When I was a teen, during our war in Viet Nam, there was a lot of talk, in America, about how Americans “are.”  There is inherently a lot of compaction and conflation in any such discussion, but a part that bewildered me was the failure to try to prize out what parts were statements about humans, humans in groups, humans in nations, nations of more or less strangers, English speakers, Americans.  What part was “American” about Americans.  That itch was part of what made me try living in other places.

Back to the subject:

A/B testing in running software or a business that depends on software is the process of randomly dishing out a slightly different page to two (or maybe /C three) groups, to see if A works better than B (for the site).  If you have high volumes, you can suss out rather fine issues of usability, value proposition, and the like.

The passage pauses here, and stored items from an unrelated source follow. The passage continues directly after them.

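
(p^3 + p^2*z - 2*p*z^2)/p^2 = p + z - 2*z^2/p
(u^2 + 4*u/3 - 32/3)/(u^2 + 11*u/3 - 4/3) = (3*u - 8)/(3*u - 1)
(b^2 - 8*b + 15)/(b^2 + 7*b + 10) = (b^2 - 8*b + 15)/(b^2 + 7*b + 10)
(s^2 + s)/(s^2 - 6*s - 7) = s/(s - 7)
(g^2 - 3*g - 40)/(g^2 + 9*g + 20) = (g - 8)/(g + 4)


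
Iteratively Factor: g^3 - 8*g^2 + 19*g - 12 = (g - 3)*(g^2 - 5*g + 4) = (g - 3)*(g - 1)*(g - 4)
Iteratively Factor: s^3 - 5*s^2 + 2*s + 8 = (s - 4)*(s^2 - s - 2) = (s - 4)*(s + 1)*(s - 2)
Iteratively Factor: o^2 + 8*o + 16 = (o + 4)*(o + 4)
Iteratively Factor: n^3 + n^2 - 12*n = (n)*(n^2 + n - 12) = n*(n - 3)*(n + 4)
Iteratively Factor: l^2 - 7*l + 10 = (l - 2)*(l - 5)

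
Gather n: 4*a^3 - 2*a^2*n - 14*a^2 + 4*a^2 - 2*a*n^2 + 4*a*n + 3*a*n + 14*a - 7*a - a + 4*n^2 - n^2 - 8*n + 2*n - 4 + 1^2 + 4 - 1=4*a^3 - 10*a^2 + 6*a + n^2*(3 - 2*a) + n*(-2*a^2 + 7*a - 6)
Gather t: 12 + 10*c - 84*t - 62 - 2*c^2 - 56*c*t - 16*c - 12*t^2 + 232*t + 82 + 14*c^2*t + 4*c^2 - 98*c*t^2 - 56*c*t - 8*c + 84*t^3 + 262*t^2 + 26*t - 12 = 2*c^2 - 14*c + 84*t^3 + t^2*(250 - 98*c) + t*(14*c^2 - 112*c + 174) + 20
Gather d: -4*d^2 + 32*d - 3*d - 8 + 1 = -4*d^2 + 29*d - 7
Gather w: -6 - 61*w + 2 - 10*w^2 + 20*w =-10*w^2 - 41*w - 4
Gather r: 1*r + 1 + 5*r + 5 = 6*r + 6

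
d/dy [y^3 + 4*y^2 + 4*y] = 3*y^2 + 8*y + 4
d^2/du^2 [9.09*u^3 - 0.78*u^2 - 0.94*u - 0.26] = 54.54*u - 1.56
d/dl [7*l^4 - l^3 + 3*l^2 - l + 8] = 28*l^3 - 3*l^2 + 6*l - 1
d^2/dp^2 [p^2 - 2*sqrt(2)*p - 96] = 2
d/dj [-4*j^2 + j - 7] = 1 - 8*j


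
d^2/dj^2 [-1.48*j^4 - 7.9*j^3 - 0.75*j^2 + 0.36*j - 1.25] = -17.76*j^2 - 47.4*j - 1.5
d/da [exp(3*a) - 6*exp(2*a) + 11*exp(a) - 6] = (3*exp(2*a) - 12*exp(a) + 11)*exp(a)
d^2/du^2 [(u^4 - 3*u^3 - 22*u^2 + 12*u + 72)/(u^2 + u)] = 2*(u^6 + 3*u^5 + 3*u^4 + 31*u^3 + 216*u^2 + 216*u + 72)/(u^3*(u^3 + 3*u^2 + 3*u + 1))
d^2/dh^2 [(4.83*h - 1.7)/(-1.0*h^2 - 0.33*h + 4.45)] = (-(2.0*h + 0.33)*(4.0*h + 0.66)*(4.83*h - 1.7) + (28.98*h - 0.2122)*(1.0*h^2 + 0.33*h - 4.45))/(1.0*h^2 + 0.33*h - 4.45)^3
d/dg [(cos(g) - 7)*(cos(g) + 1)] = 2*(3 - cos(g))*sin(g)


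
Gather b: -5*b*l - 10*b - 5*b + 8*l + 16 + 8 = b*(-5*l - 15) + 8*l + 24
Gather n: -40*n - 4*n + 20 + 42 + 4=66 - 44*n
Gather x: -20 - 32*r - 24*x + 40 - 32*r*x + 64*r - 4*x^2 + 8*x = 32*r - 4*x^2 + x*(-32*r - 16) + 20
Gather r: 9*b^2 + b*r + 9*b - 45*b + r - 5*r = 9*b^2 - 36*b + r*(b - 4)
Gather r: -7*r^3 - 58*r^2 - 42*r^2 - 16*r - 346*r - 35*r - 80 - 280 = -7*r^3 - 100*r^2 - 397*r - 360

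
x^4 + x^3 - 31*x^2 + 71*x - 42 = (x - 3)*(x - 2)*(x - 1)*(x + 7)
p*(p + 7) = p^2 + 7*p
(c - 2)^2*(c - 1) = c^3 - 5*c^2 + 8*c - 4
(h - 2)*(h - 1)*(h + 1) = h^3 - 2*h^2 - h + 2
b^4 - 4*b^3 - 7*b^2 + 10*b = b*(b - 5)*(b - 1)*(b + 2)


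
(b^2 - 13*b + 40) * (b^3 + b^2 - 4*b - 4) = b^5 - 12*b^4 + 23*b^3 + 88*b^2 - 108*b - 160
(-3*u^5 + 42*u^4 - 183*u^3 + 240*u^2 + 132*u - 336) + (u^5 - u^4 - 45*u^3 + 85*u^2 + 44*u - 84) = -2*u^5 + 41*u^4 - 228*u^3 + 325*u^2 + 176*u - 420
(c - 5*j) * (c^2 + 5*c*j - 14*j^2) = c^3 - 39*c*j^2 + 70*j^3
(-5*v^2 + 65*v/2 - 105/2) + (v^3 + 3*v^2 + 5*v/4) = v^3 - 2*v^2 + 135*v/4 - 105/2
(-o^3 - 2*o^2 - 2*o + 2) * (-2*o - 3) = 2*o^4 + 7*o^3 + 10*o^2 + 2*o - 6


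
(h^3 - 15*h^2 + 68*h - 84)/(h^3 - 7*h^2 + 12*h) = (h^3 - 15*h^2 + 68*h - 84)/(h*(h^2 - 7*h + 12))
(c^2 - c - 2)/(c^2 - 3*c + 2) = (c + 1)/(c - 1)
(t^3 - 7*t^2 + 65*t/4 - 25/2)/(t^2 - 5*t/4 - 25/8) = 2*(2*t^2 - 9*t + 10)/(4*t + 5)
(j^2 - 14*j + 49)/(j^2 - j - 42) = (j - 7)/(j + 6)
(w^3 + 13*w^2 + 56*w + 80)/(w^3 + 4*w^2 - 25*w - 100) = (w + 4)/(w - 5)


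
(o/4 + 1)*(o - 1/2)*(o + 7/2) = o^3/4 + 7*o^2/4 + 41*o/16 - 7/4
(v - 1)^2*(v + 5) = v^3 + 3*v^2 - 9*v + 5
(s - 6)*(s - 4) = s^2 - 10*s + 24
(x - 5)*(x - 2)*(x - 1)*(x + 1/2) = x^4 - 15*x^3/2 + 13*x^2 - 3*x/2 - 5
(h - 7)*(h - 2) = h^2 - 9*h + 14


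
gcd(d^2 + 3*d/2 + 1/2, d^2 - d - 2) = d + 1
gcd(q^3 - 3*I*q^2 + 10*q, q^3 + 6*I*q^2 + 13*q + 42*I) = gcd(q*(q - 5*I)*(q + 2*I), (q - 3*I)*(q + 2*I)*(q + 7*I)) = q + 2*I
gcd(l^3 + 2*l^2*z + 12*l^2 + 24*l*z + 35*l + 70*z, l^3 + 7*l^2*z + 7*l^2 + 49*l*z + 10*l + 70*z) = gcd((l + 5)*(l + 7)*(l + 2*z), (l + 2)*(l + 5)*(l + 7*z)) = l + 5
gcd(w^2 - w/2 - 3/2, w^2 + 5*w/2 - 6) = w - 3/2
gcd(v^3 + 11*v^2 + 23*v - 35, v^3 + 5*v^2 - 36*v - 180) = v + 5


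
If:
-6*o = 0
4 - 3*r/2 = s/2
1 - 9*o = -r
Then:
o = 0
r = -1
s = 11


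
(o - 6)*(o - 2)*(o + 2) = o^3 - 6*o^2 - 4*o + 24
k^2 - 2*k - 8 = (k - 4)*(k + 2)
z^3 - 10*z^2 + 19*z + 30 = (z - 6)*(z - 5)*(z + 1)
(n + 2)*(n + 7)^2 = n^3 + 16*n^2 + 77*n + 98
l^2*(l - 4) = l^3 - 4*l^2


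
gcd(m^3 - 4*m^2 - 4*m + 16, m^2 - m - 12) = m - 4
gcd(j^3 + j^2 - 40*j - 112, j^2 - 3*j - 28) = j^2 - 3*j - 28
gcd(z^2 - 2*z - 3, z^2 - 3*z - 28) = 1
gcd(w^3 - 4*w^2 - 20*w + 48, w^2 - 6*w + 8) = w - 2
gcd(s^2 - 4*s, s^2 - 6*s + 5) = 1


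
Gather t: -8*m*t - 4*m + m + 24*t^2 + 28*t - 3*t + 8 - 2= -3*m + 24*t^2 + t*(25 - 8*m) + 6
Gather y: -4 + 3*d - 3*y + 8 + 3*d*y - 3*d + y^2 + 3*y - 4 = 3*d*y + y^2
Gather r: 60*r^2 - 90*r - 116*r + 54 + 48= 60*r^2 - 206*r + 102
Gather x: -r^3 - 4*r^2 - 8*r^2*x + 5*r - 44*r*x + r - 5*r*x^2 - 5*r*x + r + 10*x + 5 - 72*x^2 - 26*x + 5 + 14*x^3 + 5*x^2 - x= -r^3 - 4*r^2 + 7*r + 14*x^3 + x^2*(-5*r - 67) + x*(-8*r^2 - 49*r - 17) + 10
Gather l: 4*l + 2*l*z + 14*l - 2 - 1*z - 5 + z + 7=l*(2*z + 18)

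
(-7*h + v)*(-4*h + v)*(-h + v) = -28*h^3 + 39*h^2*v - 12*h*v^2 + v^3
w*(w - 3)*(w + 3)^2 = w^4 + 3*w^3 - 9*w^2 - 27*w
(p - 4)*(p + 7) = p^2 + 3*p - 28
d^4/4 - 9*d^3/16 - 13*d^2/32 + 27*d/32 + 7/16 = (d/4 + 1/4)*(d - 2)*(d - 7/4)*(d + 1/2)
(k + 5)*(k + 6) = k^2 + 11*k + 30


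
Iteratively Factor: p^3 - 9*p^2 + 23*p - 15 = (p - 1)*(p^2 - 8*p + 15) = (p - 3)*(p - 1)*(p - 5)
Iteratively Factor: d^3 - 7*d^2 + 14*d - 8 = (d - 2)*(d^2 - 5*d + 4) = (d - 4)*(d - 2)*(d - 1)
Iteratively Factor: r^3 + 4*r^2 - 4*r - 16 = (r + 4)*(r^2 - 4) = (r - 2)*(r + 4)*(r + 2)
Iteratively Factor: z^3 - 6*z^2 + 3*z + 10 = (z - 5)*(z^2 - z - 2) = (z - 5)*(z - 2)*(z + 1)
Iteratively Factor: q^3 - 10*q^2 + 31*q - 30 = (q - 2)*(q^2 - 8*q + 15) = (q - 5)*(q - 2)*(q - 3)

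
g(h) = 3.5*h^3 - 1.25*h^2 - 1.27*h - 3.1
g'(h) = 10.5*h^2 - 2.5*h - 1.27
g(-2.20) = -43.62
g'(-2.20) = 55.05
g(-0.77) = -4.46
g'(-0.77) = 6.88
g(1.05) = -1.76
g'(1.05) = 7.68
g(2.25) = 27.58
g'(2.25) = 46.26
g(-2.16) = -41.46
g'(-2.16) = 53.12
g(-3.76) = -202.05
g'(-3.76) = 156.57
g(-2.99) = -104.04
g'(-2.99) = 100.08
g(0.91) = -2.65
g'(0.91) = 5.15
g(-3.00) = -105.04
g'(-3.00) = 100.73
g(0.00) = -3.10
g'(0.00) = -1.27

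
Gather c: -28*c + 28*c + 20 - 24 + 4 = 0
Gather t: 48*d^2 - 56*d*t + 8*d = 48*d^2 - 56*d*t + 8*d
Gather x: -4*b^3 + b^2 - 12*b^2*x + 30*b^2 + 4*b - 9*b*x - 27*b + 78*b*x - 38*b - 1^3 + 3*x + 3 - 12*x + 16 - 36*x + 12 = -4*b^3 + 31*b^2 - 61*b + x*(-12*b^2 + 69*b - 45) + 30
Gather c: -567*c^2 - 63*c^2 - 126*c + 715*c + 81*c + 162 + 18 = -630*c^2 + 670*c + 180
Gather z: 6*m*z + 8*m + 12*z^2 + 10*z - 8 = 8*m + 12*z^2 + z*(6*m + 10) - 8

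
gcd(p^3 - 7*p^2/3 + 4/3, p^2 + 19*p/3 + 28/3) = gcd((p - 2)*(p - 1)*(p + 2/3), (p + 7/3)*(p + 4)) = 1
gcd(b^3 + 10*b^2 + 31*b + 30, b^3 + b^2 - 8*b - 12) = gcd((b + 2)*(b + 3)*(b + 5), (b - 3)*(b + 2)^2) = b + 2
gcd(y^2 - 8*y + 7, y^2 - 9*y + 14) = y - 7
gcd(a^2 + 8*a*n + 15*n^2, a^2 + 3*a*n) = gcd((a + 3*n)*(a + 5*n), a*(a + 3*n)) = a + 3*n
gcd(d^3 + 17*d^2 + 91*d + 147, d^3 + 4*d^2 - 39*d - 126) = d^2 + 10*d + 21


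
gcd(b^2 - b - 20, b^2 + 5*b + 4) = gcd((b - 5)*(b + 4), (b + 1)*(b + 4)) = b + 4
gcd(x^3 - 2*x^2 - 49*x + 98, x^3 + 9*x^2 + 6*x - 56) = x^2 + 5*x - 14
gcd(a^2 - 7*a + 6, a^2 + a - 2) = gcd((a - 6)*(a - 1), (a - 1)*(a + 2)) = a - 1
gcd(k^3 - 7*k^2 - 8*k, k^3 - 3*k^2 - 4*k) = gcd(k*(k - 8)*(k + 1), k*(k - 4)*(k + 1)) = k^2 + k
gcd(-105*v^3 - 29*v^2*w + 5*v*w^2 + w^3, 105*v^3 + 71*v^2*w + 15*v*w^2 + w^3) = 21*v^2 + 10*v*w + w^2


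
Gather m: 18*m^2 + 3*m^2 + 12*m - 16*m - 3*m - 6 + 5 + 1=21*m^2 - 7*m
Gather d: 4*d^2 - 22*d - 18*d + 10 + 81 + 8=4*d^2 - 40*d + 99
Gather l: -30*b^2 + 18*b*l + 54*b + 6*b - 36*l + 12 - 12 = -30*b^2 + 60*b + l*(18*b - 36)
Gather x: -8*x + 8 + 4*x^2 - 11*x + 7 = 4*x^2 - 19*x + 15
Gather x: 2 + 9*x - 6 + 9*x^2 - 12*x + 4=9*x^2 - 3*x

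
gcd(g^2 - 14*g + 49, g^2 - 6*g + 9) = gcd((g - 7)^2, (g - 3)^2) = 1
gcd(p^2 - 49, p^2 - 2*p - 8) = 1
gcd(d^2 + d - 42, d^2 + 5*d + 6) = 1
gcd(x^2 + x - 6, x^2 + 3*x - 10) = x - 2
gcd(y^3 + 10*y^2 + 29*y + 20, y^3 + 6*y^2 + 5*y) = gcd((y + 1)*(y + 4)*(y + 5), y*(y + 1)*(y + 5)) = y^2 + 6*y + 5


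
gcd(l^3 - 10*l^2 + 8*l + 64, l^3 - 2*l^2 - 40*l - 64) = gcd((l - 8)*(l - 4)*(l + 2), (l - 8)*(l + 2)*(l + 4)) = l^2 - 6*l - 16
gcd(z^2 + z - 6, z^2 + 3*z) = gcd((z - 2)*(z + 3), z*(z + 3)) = z + 3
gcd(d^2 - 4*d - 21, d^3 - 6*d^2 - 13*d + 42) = d^2 - 4*d - 21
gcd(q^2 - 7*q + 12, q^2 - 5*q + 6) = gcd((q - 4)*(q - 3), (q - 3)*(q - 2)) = q - 3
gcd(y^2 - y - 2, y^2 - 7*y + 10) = y - 2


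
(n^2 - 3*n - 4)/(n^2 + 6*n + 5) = (n - 4)/(n + 5)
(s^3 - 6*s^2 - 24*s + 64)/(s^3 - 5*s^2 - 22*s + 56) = (s - 8)/(s - 7)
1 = 1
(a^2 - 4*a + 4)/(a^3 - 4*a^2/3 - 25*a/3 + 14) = 3*(a - 2)/(3*a^2 + 2*a - 21)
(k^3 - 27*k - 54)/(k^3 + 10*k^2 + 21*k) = (k^2 - 3*k - 18)/(k*(k + 7))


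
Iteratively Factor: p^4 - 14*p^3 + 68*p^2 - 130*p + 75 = (p - 5)*(p^3 - 9*p^2 + 23*p - 15) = (p - 5)^2*(p^2 - 4*p + 3) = (p - 5)^2*(p - 1)*(p - 3)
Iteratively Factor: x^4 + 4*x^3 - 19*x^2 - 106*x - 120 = (x + 3)*(x^3 + x^2 - 22*x - 40) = (x + 3)*(x + 4)*(x^2 - 3*x - 10) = (x + 2)*(x + 3)*(x + 4)*(x - 5)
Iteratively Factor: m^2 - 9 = (m + 3)*(m - 3)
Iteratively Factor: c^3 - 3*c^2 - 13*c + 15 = (c - 1)*(c^2 - 2*c - 15) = (c - 1)*(c + 3)*(c - 5)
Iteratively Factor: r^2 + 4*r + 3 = (r + 3)*(r + 1)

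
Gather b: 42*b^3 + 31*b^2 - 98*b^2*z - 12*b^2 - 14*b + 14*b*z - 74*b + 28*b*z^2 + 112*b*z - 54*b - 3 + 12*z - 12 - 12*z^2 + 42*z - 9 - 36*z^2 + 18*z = 42*b^3 + b^2*(19 - 98*z) + b*(28*z^2 + 126*z - 142) - 48*z^2 + 72*z - 24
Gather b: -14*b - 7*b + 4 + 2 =6 - 21*b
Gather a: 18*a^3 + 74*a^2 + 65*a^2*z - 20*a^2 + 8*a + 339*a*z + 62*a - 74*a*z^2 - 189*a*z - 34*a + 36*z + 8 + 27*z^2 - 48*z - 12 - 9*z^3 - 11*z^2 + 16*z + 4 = 18*a^3 + a^2*(65*z + 54) + a*(-74*z^2 + 150*z + 36) - 9*z^3 + 16*z^2 + 4*z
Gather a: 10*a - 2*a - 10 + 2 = 8*a - 8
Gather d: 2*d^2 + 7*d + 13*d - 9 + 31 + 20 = 2*d^2 + 20*d + 42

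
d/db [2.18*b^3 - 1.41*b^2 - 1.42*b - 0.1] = 6.54*b^2 - 2.82*b - 1.42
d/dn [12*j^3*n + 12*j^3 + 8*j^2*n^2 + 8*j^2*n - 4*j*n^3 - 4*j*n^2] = 4*j*(3*j^2 + 4*j*n + 2*j - 3*n^2 - 2*n)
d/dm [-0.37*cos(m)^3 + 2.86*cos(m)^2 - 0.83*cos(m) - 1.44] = (1.11*cos(m)^2 - 5.72*cos(m) + 0.83)*sin(m)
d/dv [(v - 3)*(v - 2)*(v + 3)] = 3*v^2 - 4*v - 9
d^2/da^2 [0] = 0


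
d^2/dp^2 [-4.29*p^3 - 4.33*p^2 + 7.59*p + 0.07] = -25.74*p - 8.66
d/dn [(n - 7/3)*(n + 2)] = 2*n - 1/3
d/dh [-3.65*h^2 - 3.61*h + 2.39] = -7.3*h - 3.61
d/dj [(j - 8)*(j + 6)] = 2*j - 2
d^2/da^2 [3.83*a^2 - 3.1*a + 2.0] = 7.66000000000000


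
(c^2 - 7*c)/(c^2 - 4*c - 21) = c/(c + 3)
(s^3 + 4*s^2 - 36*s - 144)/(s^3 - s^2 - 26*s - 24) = (s + 6)/(s + 1)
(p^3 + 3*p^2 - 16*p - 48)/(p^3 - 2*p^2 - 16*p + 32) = (p + 3)/(p - 2)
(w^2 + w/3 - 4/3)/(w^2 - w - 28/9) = 3*(w - 1)/(3*w - 7)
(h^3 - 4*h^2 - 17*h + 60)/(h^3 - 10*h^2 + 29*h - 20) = (h^2 + h - 12)/(h^2 - 5*h + 4)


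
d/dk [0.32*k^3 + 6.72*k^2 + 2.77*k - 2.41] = 0.96*k^2 + 13.44*k + 2.77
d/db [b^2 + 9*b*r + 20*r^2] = 2*b + 9*r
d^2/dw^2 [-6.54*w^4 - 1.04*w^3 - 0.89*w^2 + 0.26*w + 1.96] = -78.48*w^2 - 6.24*w - 1.78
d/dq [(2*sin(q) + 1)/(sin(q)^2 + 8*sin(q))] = 2*(-sin(q) + cos(q)^2 - 5)*cos(q)/((sin(q) + 8)^2*sin(q)^2)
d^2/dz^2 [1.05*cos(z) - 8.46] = -1.05*cos(z)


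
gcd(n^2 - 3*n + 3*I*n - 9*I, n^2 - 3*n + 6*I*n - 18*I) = n - 3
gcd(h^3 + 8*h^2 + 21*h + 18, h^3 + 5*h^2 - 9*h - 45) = h + 3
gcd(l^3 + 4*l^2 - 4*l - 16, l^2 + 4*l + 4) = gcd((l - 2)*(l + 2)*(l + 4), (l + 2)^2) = l + 2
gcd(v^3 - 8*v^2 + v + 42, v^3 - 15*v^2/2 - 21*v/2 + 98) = v - 7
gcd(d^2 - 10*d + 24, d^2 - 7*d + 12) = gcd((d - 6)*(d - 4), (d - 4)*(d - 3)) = d - 4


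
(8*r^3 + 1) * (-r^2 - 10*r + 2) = -8*r^5 - 80*r^4 + 16*r^3 - r^2 - 10*r + 2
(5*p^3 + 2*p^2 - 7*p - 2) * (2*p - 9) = 10*p^4 - 41*p^3 - 32*p^2 + 59*p + 18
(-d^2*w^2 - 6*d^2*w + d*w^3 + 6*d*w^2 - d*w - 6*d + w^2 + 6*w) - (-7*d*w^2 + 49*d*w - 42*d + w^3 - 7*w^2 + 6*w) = -d^2*w^2 - 6*d^2*w + d*w^3 + 13*d*w^2 - 50*d*w + 36*d - w^3 + 8*w^2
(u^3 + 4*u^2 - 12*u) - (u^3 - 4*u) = 4*u^2 - 8*u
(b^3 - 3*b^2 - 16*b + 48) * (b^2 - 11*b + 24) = b^5 - 14*b^4 + 41*b^3 + 152*b^2 - 912*b + 1152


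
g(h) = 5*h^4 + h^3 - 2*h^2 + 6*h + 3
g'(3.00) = 561.00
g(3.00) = 435.00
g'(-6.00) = -4182.00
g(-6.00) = 6159.00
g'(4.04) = 1357.59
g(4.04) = 1392.51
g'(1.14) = 34.97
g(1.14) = 17.17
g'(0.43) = 6.42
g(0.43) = 5.46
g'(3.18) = 666.77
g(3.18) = 545.32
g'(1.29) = 48.77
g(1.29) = 23.40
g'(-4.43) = -1656.17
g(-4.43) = 1775.92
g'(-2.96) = -474.56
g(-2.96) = 325.61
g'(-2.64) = -330.53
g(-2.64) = 197.70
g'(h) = 20*h^3 + 3*h^2 - 4*h + 6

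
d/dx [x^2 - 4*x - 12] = 2*x - 4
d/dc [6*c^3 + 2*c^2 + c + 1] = 18*c^2 + 4*c + 1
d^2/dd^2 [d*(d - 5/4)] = 2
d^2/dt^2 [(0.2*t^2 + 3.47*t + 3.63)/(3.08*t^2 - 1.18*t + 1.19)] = (67.289376*t^3 + 202.215552*t^2 - 155.466696*t - 6.18894)/(29.218112*t^6 - 33.581856*t^5 + 46.732224*t^4 - 27.592648*t^3 + 18.055632*t^2 - 5.012994*t + 1.685159)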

In discussions of law, we have a major A/B problem.  In America, other places are far, physically and mentally.  This is strikingly so in law.  Though we trace our law back to England, we are unique.  Our federal structure, scope of jury, scope of discovery, political appointment of judges, and other features make our generis very sui.  Our politics make us reluctant to make some comparisons.

A/B can be done on some issues as among states or as before and after certain changes.  But the relatively narrow range of most changes means that faint signal is buried in big noise of place, time, and other circumstances.

By living (and therefore at least partly learning) other legal systems, we can jack up the signal.  So even if the noise is higher and more varied, you can begin to piece out what might be American about America’s legal system.  For the signal to point towards possible improvements, it is helpful to compare high-functioning systems.

Terrific conversation last night with Greg Behan reminds me that some people don’t need a B to figure out what A ought to be, their B is internal.